Overall newspaper use for Generation X (1965-1976) is a weak 33%, and also shows web users (18%) catching up to print users (21%).

Newspapers have a total 42% penetration among Boomers (1946-1964), with print retaining a healthy advantage over web uses by a 34%-14% margin.

Print use is down in all categories, and web-only use is up in all, even among the old-timers, who went from 1% to 3% in that category from 2006 to 2008.

Although the online numbers could be taken as a positive sign, there is more bad news from Pew. The study found that only 13% of individuals looking for news on the internet head directly to a newspaper website. That compares to 28% who mentioned Yahoo, 19% who mentioned MSN, and 17% who mentioned CNN. Many do wind up reading newspaper stories by following links discovered elsewhere from the newspaper’s own site.

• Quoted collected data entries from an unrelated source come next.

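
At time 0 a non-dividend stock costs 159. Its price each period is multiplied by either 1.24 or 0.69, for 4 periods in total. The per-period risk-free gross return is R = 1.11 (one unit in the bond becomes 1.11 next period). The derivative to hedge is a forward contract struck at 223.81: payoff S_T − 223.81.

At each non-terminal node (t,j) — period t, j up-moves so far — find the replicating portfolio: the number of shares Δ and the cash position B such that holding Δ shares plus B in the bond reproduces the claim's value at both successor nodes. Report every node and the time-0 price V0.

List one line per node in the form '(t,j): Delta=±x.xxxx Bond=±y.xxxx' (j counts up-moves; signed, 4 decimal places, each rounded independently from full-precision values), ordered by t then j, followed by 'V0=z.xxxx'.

Since d<R<u, set p* = (R−d)/(u−d) = 0.7636; price each node as the discounted p*-expectation of its children.
Payoff layer (t=4): V(4,0)=-187.7693, V(4,1)=-159.0412, V(4,2)=-107.4138, V(4,3)=-14.6343, V(4,4)=152.1000
Node (3,0) S=52.2329: V=(p*·-159.0412+(1−p*)·-187.7693)/1.11=-149.3977; Δ=(-159.0412−-187.7693)/(64.7688−36.0407)=1.0000; B=V−Δ·S=-201.6306
Node (3,1) S=93.8679: V=(p*·-107.4138+(1−p*)·-159.0412)/1.11=-107.7628; Δ=(-107.4138−-159.0412)/(116.3962−64.7688)=1.0000; B=V−Δ·S=-201.6306
Node (3,2) S=168.6901: V=(p*·-14.6343+(1−p*)·-107.4138)/1.11=-32.9405; Δ=(-14.6343−-107.4138)/(209.1757−116.3962)=1.0000; B=V−Δ·S=-201.6306
Node (3,3) S=303.1532: V=(p*·152.1000+(1−p*)·-14.6343)/1.11=101.5226; Δ=(152.1000−-14.6343)/(375.9100−209.1757)=1.0000; B=V−Δ·S=-201.6306
Node (2,0) S=75.6999: V=(p*·-107.7628+(1−p*)·-149.3977)/1.11=-105.9493; Δ=(-107.7628−-149.3977)/(93.8679−52.2329)=1.0000; B=V−Δ·S=-181.6492
Node (2,1) S=136.0404: V=(p*·-32.9405+(1−p*)·-107.7628)/1.11=-45.6088; Δ=(-32.9405−-107.7628)/(168.6901−93.8679)=1.0000; B=V−Δ·S=-181.6492
Node (2,2) S=244.4784: V=(p*·101.5226+(1−p*)·-32.9405)/1.11=62.8292; Δ=(101.5226−-32.9405)/(303.1532−168.6901)=1.0000; B=V−Δ·S=-181.6492
Node (1,0) S=109.7100: V=(p*·-45.6088+(1−p*)·-105.9493)/1.11=-53.9379; Δ=(-45.6088−-105.9493)/(136.0404−75.6999)=1.0000; B=V−Δ·S=-163.6479
Node (1,1) S=197.1600: V=(p*·62.8292+(1−p*)·-45.6088)/1.11=33.5121; Δ=(62.8292−-45.6088)/(244.4784−136.0404)=1.0000; B=V−Δ·S=-163.6479
Node (0,0) S=159.0000: V=(p*·33.5121+(1−p*)·-53.9379)/1.11=11.5694; Δ=(33.5121−-53.9379)/(197.1600−109.7100)=1.0000; B=V−Δ·S=-147.4306
Self-financing check: at every node Δ·S+B equals the discounted successor values.

(0,0): Delta=1.0000 Bond=-147.4306
(1,0): Delta=1.0000 Bond=-163.6479
(1,1): Delta=1.0000 Bond=-163.6479
(2,0): Delta=1.0000 Bond=-181.6492
(2,1): Delta=1.0000 Bond=-181.6492
(2,2): Delta=1.0000 Bond=-181.6492
(3,0): Delta=1.0000 Bond=-201.6306
(3,1): Delta=1.0000 Bond=-201.6306
(3,2): Delta=1.0000 Bond=-201.6306
(3,3): Delta=1.0000 Bond=-201.6306
V0=11.5694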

RBR/TVBR observation: Newspaper and broadcast have always been the Tom and Jerry of the local advertising wars, so the massive problems afflicting newsprint right now should be providing a natural vacuum which broadcasters should be able to swoop into and exploit. This is especially true when looking at age groups – the younger the target group, the more opportunity for newspaper’s competitors.

You can almost think of it as competing against the market’s Adult Standards station.

The problem, of course, is that broadcasters are facing some steep speed bumps of their own right now, and they are also most acute in the younger demos. But any station, radio or television, which can find a viable path into the hearts and minds of anybody under the age of 55 has a massive potential audience to exploit -- and sell.